Building a big business requires venture capital, an infusion of wealth that is used to fund a business while it grows. Unlike loans, venture capital is an investment and its payoff is usually in the form of dividends or shares of stock that can be sold or traded on the open market. In this way, a business and its owners accrue wealth, power, and influence; if business losses occur, it’s the investors who suffer.
The grand scheme of capitalism is built on the framework of venture capital, and various types of corporate structures have been invented to handle the differing desires of investors, from limited liability corporations (LLCs) which protect investors from financial liability in excess of their capital contributions, to public companies whose stock is bought and sold on open markets like NASDAQ.
But the world of business is always looking for more ways to make money, gain power, and exert influence; the invention of subprime mortgage bonds is one example. Various other schemes are constantly being invented, and venture philanthropy is one of them.
Venture philanthropy is the investment of capital into the nonprofit sector primarily for the purpose of gaining influence and the image of respectability. While investments in nonprofits appear based upon generosity and idealism, and often they are, sometimes these investments are purely tactical. For example, Henry Tate, the 19th century founder of the Tate Gallery in London, originally gained his wealth in the exploitative, slave-based sugar plantation trade, and his creation of the museum’s original collection of artwork “washed” his ill-gotten fortune in the waters of respectability. In America, John D. Rockefeller and Andrew Carnegie, by all accounts ruthless capitalists, similarly clothed themselves in respectable outfits through the philanthropic use of their fortunes.
The Sonoma Valley has not been immune to the venture philanthropy of wealthy locals, many of whom have been welcomed with open arms by nonprofits seeking funding. Rewarded with board seats and public honor, some wealthy benefactors give selflessly and generously of both time and money; others primarily seek increased power and influence. Sometimes that power and influence is wielded simply by the unvoiced threat of withdrawing financial support.
Once a nonprofit comes to depend upon a wealthy benefactor, that dependence cuts both ways. The funding having become essential to its programs and staffing, and the risk of losing it having become so great, nonprofits and their boards are reluctant to offend or even disagree with their benefactor’s wishes. In this way, discussion of matters of public import get muzzled and dissent is silenced. The orientation of programs becomes captive to financial interests and goals change in ways both subtle and obvious. This is how venture philanthropy delivers on its investment and increases the power and influence of a small minority with big money.

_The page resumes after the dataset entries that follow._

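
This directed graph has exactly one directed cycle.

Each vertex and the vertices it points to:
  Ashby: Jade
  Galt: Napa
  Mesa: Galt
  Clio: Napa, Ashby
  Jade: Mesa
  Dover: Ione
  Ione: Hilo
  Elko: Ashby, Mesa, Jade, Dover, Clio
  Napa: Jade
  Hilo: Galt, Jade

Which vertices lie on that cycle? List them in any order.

DFS with gray/black marking from Mesa:
Mesa gray
  Galt gray
    Napa gray
      Jade gray
        Jade→Mesa: Mesa is gray → back edge
Back edge closes the cycle Mesa → Galt → Napa → Jade → Mesa; its vertices are {Galt, Jade, Mesa, Napa}.

Galt, Jade, Mesa, Napa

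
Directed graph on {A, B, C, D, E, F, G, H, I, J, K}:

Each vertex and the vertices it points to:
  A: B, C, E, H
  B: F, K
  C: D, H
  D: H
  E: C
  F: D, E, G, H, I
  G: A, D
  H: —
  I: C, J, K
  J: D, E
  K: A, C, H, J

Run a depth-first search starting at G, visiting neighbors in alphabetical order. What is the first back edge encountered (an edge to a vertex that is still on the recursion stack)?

F→G

DFS from G (visiting neighbors in alphabetical order); mark gray on enter, black on exit:
G gray
  A gray
    B gray
      F gray
        D gray
          H gray
          H black
        D black
        E gray
          C gray
            C→D: D black — skip
            C→H: H black — skip
          C black
        E black
        F→G: G is gray → back edge
First back edge: F → G.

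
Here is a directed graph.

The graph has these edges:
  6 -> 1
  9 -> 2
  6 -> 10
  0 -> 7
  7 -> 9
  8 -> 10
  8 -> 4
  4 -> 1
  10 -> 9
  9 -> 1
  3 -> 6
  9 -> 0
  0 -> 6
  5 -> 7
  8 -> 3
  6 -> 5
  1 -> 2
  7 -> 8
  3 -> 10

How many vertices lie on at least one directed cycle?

8

A vertex is on a directed cycle iff it belongs to a strongly connected component of size ≥ 2 (or has a self-loop).
The vertices on cycles are {0, 3, 5, 6, 7, 8, 9, 10} — 8 in total.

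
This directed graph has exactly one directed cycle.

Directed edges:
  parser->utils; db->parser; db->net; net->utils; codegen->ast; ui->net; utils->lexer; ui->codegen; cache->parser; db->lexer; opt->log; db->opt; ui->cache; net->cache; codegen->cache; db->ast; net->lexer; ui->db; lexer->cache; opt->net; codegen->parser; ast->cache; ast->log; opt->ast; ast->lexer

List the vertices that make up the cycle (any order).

cache, lexer, utils, parser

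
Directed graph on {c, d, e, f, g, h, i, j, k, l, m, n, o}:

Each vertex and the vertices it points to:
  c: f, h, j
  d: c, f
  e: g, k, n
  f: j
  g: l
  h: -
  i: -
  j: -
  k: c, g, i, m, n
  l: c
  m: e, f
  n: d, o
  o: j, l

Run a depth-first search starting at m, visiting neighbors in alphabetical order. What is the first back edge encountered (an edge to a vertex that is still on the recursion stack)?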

The nonprofit sector has become increasingly important to Sonoma Valley’s social and civic matters. As government increasingly finds itself unable to fund community-serving and social programs, it depends upon nonprofits to pick up the slack, which they have done. The danger is that this arrangement becomes too aligned with particular business interests looking to leverage public and governmental opinion through the exercise of their wealth, power, and influence. In this way, benefactors become a wolf in sheep’s clothing, and with self-interest bends philanthropy and public policy to their will.